Abstract Objective: This study aimed to compare the salivary protein profile in individuals with Type 2 Diabetes Mellitus (DM2) and periodontitis and their respective controls. Methods: Eighty participants were included in the study. The four groups were formed by individuals with DM2 and periodontitis (DM2+P, n=20), DM2 without periodontitis (DM2, n=20), periodontitis without DM2 (P, n=20) and individuals without periodontitis and without DM2 (H, n=20). Periodontal clinical examinations were performed and unstimulated saliva was collected. Proteomic analysis was performed by shotgun mass spectrometry. The results were obtained by searching the Homo sapiens database of the UniProt catalog. Results: A total of 220 proteins were identified in saliva samples. In the comparison between DM2+P and DM2 groups, of the 163 common proteins, 27 were up-regulated (e.g. Protein S100-A8 was 6 times up-regulated). The DM2+P and P groups had 87 common proteins, 26 of which were up-regulated (e.g. Immunoglobulin lambda constant 7 more than 2 times up-regulated). The non-DM2 groups (P and H) had 115 common proteins, 22 were up-regulated (e.g. Glyceraldehyde-3-phosphate dehydrogenase more than 2 times up-regulated). The groups without periodontitis (DM2 and H) presented 119 common proteins, where 23 were up-regulated (e.g. Hemoglobin subunit alphathat was more than 10 times up-regulated). Conclusion: The presence of DM2 and periodontitis significantly impacted the salivary proteome of individuals. Our proteomic analysis demonstrated that changes in the S100 family proteins (S100A8 and S100 A9) are highly related to the presence of DM2 and periodontitis. Clinical Relevance: Diabetes Mellitus (DM) and periodontitis are highly prevalent chronic diseases that present a wide variety of signs and symptoms. They present a bidirectional relationship, where patients with DM have a higher prevalence and severity of periodontitis, and patients with periodontitis have a higher prevalence of DM, worse glycemic control, and more diabetic complications.
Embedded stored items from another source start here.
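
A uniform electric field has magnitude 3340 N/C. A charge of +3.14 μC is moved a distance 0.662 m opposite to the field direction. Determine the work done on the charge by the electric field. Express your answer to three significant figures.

The potential change for a displacement 0.662 m opposite to the field direction is ΔV = +Ed = 2210 V.
W_field = −qΔV = -6.94×10⁻³ J.

-6.94×10⁻³ J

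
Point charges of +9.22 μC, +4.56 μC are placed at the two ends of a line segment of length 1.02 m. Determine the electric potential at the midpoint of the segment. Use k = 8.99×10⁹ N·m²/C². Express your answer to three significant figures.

The total potential is the scalar sum of each charge's contribution, V = Σ kqᵢ/rᵢ.
Each charge is 0.510 m from the midpoint.
V = k[(9.22×10⁻⁶)/(0.510) + (4.56×10⁻⁶)/(0.510)] = 2.43×10⁵ V.

2.43×10⁵ V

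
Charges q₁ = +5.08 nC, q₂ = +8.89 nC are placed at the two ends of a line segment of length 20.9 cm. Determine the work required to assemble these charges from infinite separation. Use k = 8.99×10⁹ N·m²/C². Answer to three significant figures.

The work to assemble the configuration equals its total potential energy, U = Σ kqᵢqⱼ/rᵢⱼ over all pairs.
The separation is r = 0.209 m.
U = (1.94×10⁻⁶) = 1.94×10⁻⁶ J.

1.94×10⁻⁶ J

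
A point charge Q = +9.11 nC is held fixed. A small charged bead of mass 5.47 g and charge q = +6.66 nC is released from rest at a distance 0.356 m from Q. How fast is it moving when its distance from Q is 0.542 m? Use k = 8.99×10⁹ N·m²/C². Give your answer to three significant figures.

Only the electrostatic force acts, so mechanical energy is conserved: ½mv² = U₁ − U₂ = kQq(1/r₁ − 1/r₂).
U₁ − U₂ = (8.99×10⁹ N·m²/C²)(9.11×10⁻⁹ C)(6.66×10⁻⁹ C)(1/0.356 − 1/0.542) = 5.26×10⁻⁷ J.
v = √(2·5.26×10⁻⁷/5.47×10⁻³) = 0.0139 m/s.

0.0139 m/s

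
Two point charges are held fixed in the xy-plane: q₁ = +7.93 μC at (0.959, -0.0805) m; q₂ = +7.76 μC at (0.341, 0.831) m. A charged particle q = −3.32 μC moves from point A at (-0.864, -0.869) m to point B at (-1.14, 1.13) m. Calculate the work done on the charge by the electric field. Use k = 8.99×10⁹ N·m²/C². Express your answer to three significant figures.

The work done by the electric force is W_field = −ΔU = −q(V_B − V_A) = q(V_A − V_B).
At A: distances to the source charges are 1.99 m, 2.08 m; V_A = Σ kqᵢ/rᵢ = 6.94×10⁴ V.
At B: distances to the source charges are 2.42 m, 1.51 m; V_B = Σ kqᵢ/rᵢ = 7.56×10⁴ V.
ΔV = V_B − V_A = 6220 V.
W_field = −qΔV = −(-3.32×10⁻⁶ C)(6220 V) = 0.0207 J.

0.0207 J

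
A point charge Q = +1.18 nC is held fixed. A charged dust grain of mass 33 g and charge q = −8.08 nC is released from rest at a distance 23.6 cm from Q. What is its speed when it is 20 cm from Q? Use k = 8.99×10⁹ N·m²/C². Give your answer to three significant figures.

1.99×10⁻³ m/s

Only the electrostatic force acts, so mechanical energy is conserved: ½mv² = U₁ − U₂ = kQq(1/r₁ − 1/r₂).
U₁ − U₂ = (8.99×10⁹ N·m²/C²)(1.18×10⁻⁹ C)(-8.08×10⁻⁹ C)(1/0.236 − 1/0.200) = 6.54×10⁻⁸ J.
v = √(2·6.54×10⁻⁸/0.0330) = 1.99×10⁻³ m/s.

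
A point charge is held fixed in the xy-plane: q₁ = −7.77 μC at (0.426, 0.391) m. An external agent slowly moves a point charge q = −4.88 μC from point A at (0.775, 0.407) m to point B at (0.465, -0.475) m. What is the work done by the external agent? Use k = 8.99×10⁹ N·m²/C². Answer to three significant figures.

-0.582 J

For quasistatic motion the external work equals the change in potential energy: W_ext = qΔV = q(V_B − V_A).
At A: distance to the source charge is 0.349 m; V_A = kq₁/r = -2.00×10⁵ V.
At B: distance to the source charge is 0.867 m; V_B = kq₁/r = -8.06×10⁴ V.
ΔV = V_B − V_A = 1.19×10⁵ V.
W_ext = qΔV = (-4.88×10⁻⁶ C)(1.19×10⁵ V) = -0.582 J.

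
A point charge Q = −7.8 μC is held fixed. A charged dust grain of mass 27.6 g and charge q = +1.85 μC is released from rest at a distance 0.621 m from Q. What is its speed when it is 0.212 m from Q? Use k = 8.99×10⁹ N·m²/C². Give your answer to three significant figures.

Only the electrostatic force acts, so mechanical energy is conserved: ½mv² = U₁ − U₂ = kQq(1/r₁ − 1/r₂).
U₁ − U₂ = (8.99×10⁹ N·m²/C²)(-7.80×10⁻⁶ C)(1.85×10⁻⁶ C)(1/0.621 − 1/0.212) = 0.403 J.
v = √(2·0.403/0.0276) = 5.40 m/s.

5.40 m/s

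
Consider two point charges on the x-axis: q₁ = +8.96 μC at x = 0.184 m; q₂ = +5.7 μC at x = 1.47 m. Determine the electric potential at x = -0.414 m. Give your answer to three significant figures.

Electric potential is a scalar, so the contributions from each charge add algebraically: V = Σ kqᵢ/rᵢ.
Distances from the field point to each charge: r₁ = 0.598 m, r₂ = 1.88 m.
V = k[(8.96×10⁻⁶)/(0.598) + (5.70×10⁻⁶)/(1.88)] = 1.62×10⁵ V.

1.62×10⁵ V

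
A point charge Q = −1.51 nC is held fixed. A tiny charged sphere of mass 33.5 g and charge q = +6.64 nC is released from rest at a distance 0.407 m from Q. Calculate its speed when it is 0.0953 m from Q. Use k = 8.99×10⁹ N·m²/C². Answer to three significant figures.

Only the electrostatic force acts, so mechanical energy is conserved: ½mv² = U₁ − U₂ = kQq(1/r₁ − 1/r₂).
U₁ − U₂ = (8.99×10⁹ N·m²/C²)(-1.51×10⁻⁹ C)(6.64×10⁻⁹ C)(1/0.407 − 1/0.0953) = 7.24×10⁻⁷ J.
v = √(2·7.24×10⁻⁷/0.0335) = 6.58×10⁻³ m/s.

6.58×10⁻³ m/s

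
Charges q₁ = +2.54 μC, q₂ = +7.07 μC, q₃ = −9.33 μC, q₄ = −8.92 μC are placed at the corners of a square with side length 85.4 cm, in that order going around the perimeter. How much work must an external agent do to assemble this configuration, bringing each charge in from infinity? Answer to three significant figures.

-0.514 J

The assembly work is the sum of pairwise potential energies, U = Σ_{i<j} kqᵢqⱼ/rᵢⱼ.
The four side pairs have separation 0.854 m and the two diagonal pairs 1.21 m.
Summing all 6 pair terms gives U = -0.514 J.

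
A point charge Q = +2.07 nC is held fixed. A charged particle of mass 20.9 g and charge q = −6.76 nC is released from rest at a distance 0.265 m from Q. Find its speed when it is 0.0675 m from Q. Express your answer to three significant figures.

Only the electrostatic force acts, so mechanical energy is conserved: ½mv² = U₁ − U₂ = kQq(1/r₁ − 1/r₂).
U₁ − U₂ = (8.99×10⁹ N·m²/C²)(2.07×10⁻⁹ C)(-6.76×10⁻⁹ C)(1/0.265 − 1/0.0675) = 1.39×10⁻⁶ J.
v = √(2·1.39×10⁻⁶/0.0209) = 0.0115 m/s.

0.0115 m/s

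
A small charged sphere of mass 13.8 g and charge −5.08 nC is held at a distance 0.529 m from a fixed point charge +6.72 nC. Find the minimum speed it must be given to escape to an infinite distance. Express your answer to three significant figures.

9.17×10⁻³ m/s

To just escape, total mechanical energy must reach zero at infinity: ½mv²_min + U = 0, so ½mv²_min = −U = |kQq|/r.
|U| = |kQq|/r = (8.99×10⁹ N·m²/C²)(6.72×10⁻⁹)(5.08×10⁻⁹)/(0.529) = 5.80×10⁻⁷ J.
v_min = √(2|U|/m) = √(2·5.80×10⁻⁷/0.0138) = 9.17×10⁻³ m/s.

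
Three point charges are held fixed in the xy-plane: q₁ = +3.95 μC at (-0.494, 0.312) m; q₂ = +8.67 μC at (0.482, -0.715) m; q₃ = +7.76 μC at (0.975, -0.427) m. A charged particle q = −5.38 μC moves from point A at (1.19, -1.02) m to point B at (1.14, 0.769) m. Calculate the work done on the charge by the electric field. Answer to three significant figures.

The work done by the electric force is W_field = −ΔU = −q(V_B − V_A) = q(V_A − V_B).
At A: distances to the source charges are 2.15 m, 0.771 m, 0.631 m; V_A = Σ kqᵢ/rᵢ = 2.28×10⁵ V.
At B: distances to the source charges are 1.70 m, 1.62 m, 1.21 m; V_B = Σ kqᵢ/rᵢ = 1.27×10⁵ V.
ΔV = V_B − V_A = -1.02×10⁵ V.
W_field = −qΔV = −(-5.38×10⁻⁶ C)(-1.02×10⁵ V) = -0.546 J.

-0.546 J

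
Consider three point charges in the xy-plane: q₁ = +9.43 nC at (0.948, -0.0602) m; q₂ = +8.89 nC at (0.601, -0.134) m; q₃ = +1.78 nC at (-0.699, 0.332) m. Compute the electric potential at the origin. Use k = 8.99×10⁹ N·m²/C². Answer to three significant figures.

The total potential is the scalar sum of each charge's contribution, V = Σ kqᵢ/rᵢ.
Distances from the field point to each charge: r₁ = 0.950 m, r₂ = 0.616 m, r₃ = 0.774 m.
V = k[(9.43×10⁻⁹)/(0.950) + (8.89×10⁻⁹)/(0.616) + (1.78×10⁻⁹)/(0.774)] = 240 V.

240 V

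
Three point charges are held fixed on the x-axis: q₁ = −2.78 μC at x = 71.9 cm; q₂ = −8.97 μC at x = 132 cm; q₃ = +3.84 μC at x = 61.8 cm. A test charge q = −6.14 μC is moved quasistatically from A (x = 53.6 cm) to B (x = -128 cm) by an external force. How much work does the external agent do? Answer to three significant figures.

1.27 J

For quasistatic motion the external work equals the change in potential energy: W_ext = qΔV = q(V_B − V_A).
At A: distances to the source charges are 0.183 m, 0.784 m, 0.0820 m; V_A = Σ kqᵢ/rᵢ = 1.82×10⁵ V.
At B: distances to the source charges are 2.00 m, 2.60 m, 1.90 m; V_B = Σ kqᵢ/rᵢ = -2.53×10⁴ V.
ΔV = V_B − V_A = -2.07×10⁵ V.
W_ext = qΔV = (-6.14×10⁻⁶ C)(-2.07×10⁵ V) = 1.27 J.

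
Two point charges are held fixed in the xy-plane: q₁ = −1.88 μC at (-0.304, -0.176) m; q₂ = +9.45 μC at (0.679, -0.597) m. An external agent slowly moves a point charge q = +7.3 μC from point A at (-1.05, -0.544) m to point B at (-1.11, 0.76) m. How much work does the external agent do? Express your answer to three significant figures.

For quasistatic motion the external work equals the change in potential energy: W_ext = qΔV = q(V_B − V_A).
At A: distances to the source charges are 0.832 m, 1.73 m; V_A = Σ kqᵢ/rᵢ = 2.88×10⁴ V.
At B: distances to the source charges are 1.24 m, 2.25 m; V_B = Σ kqᵢ/rᵢ = 2.42×10⁴ V.
ΔV = V_B − V_A = -4640 V.
W_ext = qΔV = (7.30×10⁻⁶ C)(-4640 V) = -0.0339 J.

-0.0339 J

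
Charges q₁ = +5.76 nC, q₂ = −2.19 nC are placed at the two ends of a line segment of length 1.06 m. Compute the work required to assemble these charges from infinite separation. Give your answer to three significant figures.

-1.07×10⁻⁷ J

The work to assemble the configuration equals its total potential energy, U = Σ kqᵢqⱼ/rᵢⱼ over all pairs.
The separation is r = 1.06 m.
U = (-1.07×10⁻⁷) = -1.07×10⁻⁷ J.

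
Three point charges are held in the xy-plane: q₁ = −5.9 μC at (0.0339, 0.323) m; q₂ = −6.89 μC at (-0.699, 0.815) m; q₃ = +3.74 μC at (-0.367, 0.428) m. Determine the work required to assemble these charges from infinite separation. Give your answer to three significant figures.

The assembly work is the sum of pairwise potential energies, U = Σ_{i<j} kqᵢqⱼ/rᵢⱼ.
Pair separations: r₁₂ = 0.883 m, r₁₃ = 0.414 m, r₂₃ = 0.510 m.
U = (0.414) + (-0.479) + (-0.454) = -0.519 J.

-0.519 J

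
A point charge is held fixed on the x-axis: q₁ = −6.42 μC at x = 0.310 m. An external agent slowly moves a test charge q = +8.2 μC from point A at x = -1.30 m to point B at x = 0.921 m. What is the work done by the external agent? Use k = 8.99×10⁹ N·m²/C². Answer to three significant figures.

-0.481 J

For quasistatic motion the external work equals the change in potential energy: W_ext = qΔV = q(V_B − V_A).
At A: distance to the source charge is 1.61 m; V_A = kq₁/r = -3.58×10⁴ V.
At B: distance to the source charge is 0.611 m; V_B = kq₁/r = -9.45×10⁴ V.
ΔV = V_B − V_A = -5.86×10⁴ V.
W_ext = qΔV = (8.20×10⁻⁶ C)(-5.86×10⁴ V) = -0.481 J.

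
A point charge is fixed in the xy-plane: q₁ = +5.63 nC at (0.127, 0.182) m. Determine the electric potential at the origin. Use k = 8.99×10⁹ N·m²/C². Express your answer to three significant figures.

228 V

Electric potential is a scalar, so the contributions from each charge add algebraically: V = Σ kqᵢ/rᵢ.
Distances from the field point to each charge: r₁ = 0.222 m.
V = k[(5.63×10⁻⁹)/(0.222)] = 228 V.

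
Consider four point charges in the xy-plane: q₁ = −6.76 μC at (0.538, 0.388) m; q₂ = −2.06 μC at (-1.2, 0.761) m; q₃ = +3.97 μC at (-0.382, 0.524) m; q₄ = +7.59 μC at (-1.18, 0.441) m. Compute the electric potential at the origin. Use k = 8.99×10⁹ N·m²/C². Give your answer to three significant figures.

Electric potential is a scalar, so the contributions from each charge add algebraically: V = Σ kqᵢ/rᵢ.
Distances from the field point to each charge: r₁ = 0.663 m, r₂ = 1.42 m, r₃ = 0.648 m, r₄ = 1.26 m.
V = k[(-6.76×10⁻⁶)/(0.663) + (-2.06×10⁻⁶)/(1.42) + (3.97×10⁻⁶)/(0.648) + (7.59×10⁻⁶)/(1.26)] = 4550 V.

4550 V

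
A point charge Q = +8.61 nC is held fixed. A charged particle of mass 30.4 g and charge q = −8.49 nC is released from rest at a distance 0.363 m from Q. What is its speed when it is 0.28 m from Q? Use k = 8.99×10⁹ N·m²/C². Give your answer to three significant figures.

Only the electrostatic force acts, so mechanical energy is conserved: ½mv² = U₁ − U₂ = kQq(1/r₁ − 1/r₂).
U₁ − U₂ = (8.99×10⁹ N·m²/C²)(8.61×10⁻⁹ C)(-8.49×10⁻⁹ C)(1/0.363 − 1/0.280) = 5.37×10⁻⁷ J.
v = √(2·5.37×10⁻⁷/0.0304) = 5.94×10⁻³ m/s.

5.94×10⁻³ m/s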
Diagnosing periodontitis requires specific clinical examinations, which require a highly trained operator. In this study, we used high throughput proteomics in order to evaluate non-invasive biomarkers for periodontitis in type 2 DM subjects. The results can contribute to earlier, more accurate, and less costly diagnosis of periodontitis in diabetic subjects, enabling better diabetes control.